Now all that's left is to implement starts_with_zeroes and ends_with_zeroes. In order to check that the block starts with at least min zeroes, we can test that it starts with 2^h zeroes (where 2^h <= min) by checking the appropriate Fenwick entry; then similarly check if it starts with 2^H zeroes where 2^H >= max to short cut the other way (except if max = j, it is trickier to find the right count from the Fenwick tree); then find the precise number.
def starts_with_zeroes(i, j, min, max):
start := i-j
h2 := 1
while h2 * 2 <= min:
h2 := h2 * 2
if A[start + h2] < h2:
return min
# Now h2 = 2^h in the text.
# If you insist, you can do the above operation faster with bit twiddling
# to get the 2log of min (in which case, for more info google it).
while h2 < max and A[start + 2*h2] == 2*h2:
h2 := 2*h2
if h2 == j:
# Walk up the Fenwick tree to determine the exact number of zeroes
# in interval [start+1 .. i]. (Not implemented, but easy.) Let this
# number be z.
if z < j:
h2 := h2 / 2
if h2 >= max:
return max
# Now we know that [start+1 .. start+h2] is all zeroes, but somewhere in
# [start+h2+1 .. start+2*h2] there is a one.

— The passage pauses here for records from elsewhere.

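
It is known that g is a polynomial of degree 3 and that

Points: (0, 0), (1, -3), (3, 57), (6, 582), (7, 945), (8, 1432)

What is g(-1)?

1

Write g(m) = am³ + bm² + cm + d; the 6 given values yield a linear system in the 4 coefficients.
Solving, g(m) = 3m³ - m² - 5m.
Then g(-1) = 1.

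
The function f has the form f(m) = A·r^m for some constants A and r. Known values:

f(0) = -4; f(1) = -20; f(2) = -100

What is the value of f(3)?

Consecutive ratio: -20/(-4) = 5, and -100/(-20) = 5, so r = 5.
Then A·5^0 = -4 gives A = -4, and f(m) = -4·5^m.
f(3) = -4·5^3 = -500.

-500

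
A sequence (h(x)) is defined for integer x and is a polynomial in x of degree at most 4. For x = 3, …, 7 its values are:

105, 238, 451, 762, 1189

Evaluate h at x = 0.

Write h(x) = ax^4 + bx³ + cx² + dx + e; the 5 given values yield a linear system in the 5 coefficients.
Solving, the leading coefficient vanishes, and h(x) = 3x³ + 4x² - 6x + 6.
Then h(0) = 6.

6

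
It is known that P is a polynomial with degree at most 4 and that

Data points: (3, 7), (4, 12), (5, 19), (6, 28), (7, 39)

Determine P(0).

Write P(k) = ak^4 + bk³ + ck² + dk + e; the 5 given values yield a linear system in the 5 coefficients.
Solving, the top 2 coefficients vanish, and P(k) = k² - 2k + 4.
Then P(0) = 4.

4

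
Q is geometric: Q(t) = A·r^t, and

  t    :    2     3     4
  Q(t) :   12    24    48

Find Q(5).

Consecutive ratio: 24/12 = 2, and 48/24 = 2, so r = 2.
Then A·2^2 = 12 gives A = 3, and Q(t) = 3·2^t.
Q(5) = 3·2^5 = 96.

96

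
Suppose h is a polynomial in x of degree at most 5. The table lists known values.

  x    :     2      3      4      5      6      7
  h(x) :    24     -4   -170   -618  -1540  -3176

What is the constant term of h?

First differences: -28, -166, -448, -922, -1636. Second differences: -138, -282, -474, -714. Third differences: -144, -192, -240. Fourth differences: -48, -48.
Level-4 differences are constant, so h has degree 4.
Fitting a degree-4 polynomial gives h(x) = -2x^4 + 4x³ + 5x² + x + 2.
The constant term is h(0) = 2.

2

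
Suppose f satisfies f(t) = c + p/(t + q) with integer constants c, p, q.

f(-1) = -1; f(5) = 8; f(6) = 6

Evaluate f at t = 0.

-2

(f(t) − c)(t + q) = p for each data point; the three points give a linear system in c and q, then p follows.
Solving: c = 2, q = -3, p = 12, so f(t) = 2 + 12/(t − 3).
Then f(0) = 2 + 12/(-3) = -2.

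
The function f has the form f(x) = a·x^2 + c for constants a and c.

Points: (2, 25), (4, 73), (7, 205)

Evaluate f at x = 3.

From f(2) = 25 and f(4) = 73: 4a + c = 25 and 16a + c = 73.
Subtracting: 12a = 48, so a = 4; then c = 25 − 4·4 = 9.
So f(x) = 4x² + 9, and f(3) = 45.

45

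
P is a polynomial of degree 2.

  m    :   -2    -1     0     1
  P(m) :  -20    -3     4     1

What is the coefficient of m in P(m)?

Write P(m) = am² + bm + c; the 4 given values yield a linear system in the 3 coefficients.
Solving, P(m) = -5m² + 2m + 4.
The coefficient of m is 2.

2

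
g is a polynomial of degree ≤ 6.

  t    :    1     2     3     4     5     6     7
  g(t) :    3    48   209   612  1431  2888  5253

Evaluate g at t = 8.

First differences: 45, 161, 403, 819, 1457, 2365. Second differences: 116, 242, 416, 638, 908. Third differences: 126, 174, 222, 270. Fourth differences: 48, 48, 48.
Level-4 differences are constant, so g has degree 4.
Extending the table by one column gives the next first difference 3591, so g(8) = 5253 + 3591 = 8844.

8844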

# Maintain invariant: the interval [start+1 .. start+h2] is all zeroes,
# and there is a one in [start+h2+1 .. start+h2+step].
step := h2;
while step > 1:
step := step / 2
if A[start + h2 + step] == step:
h2 := h2 + step
return h2
As you see, starts_with_zeroes is pretty bottom-up. For ends_with_zeroes, I think you'd want to do a more top-down approach, since examining the second half of something in a Fenwick tree is a little trickier. You should be able to do a similar type of binary search-style iteration.
This algorithm is definitely not O(log(N)), and I have a hunch that this is unavoidable. The Fenwick tree simply doesn't give information that is that good for your question. However, I think this algorithm will perform fairly well in practice if suitable intervals are fairly common.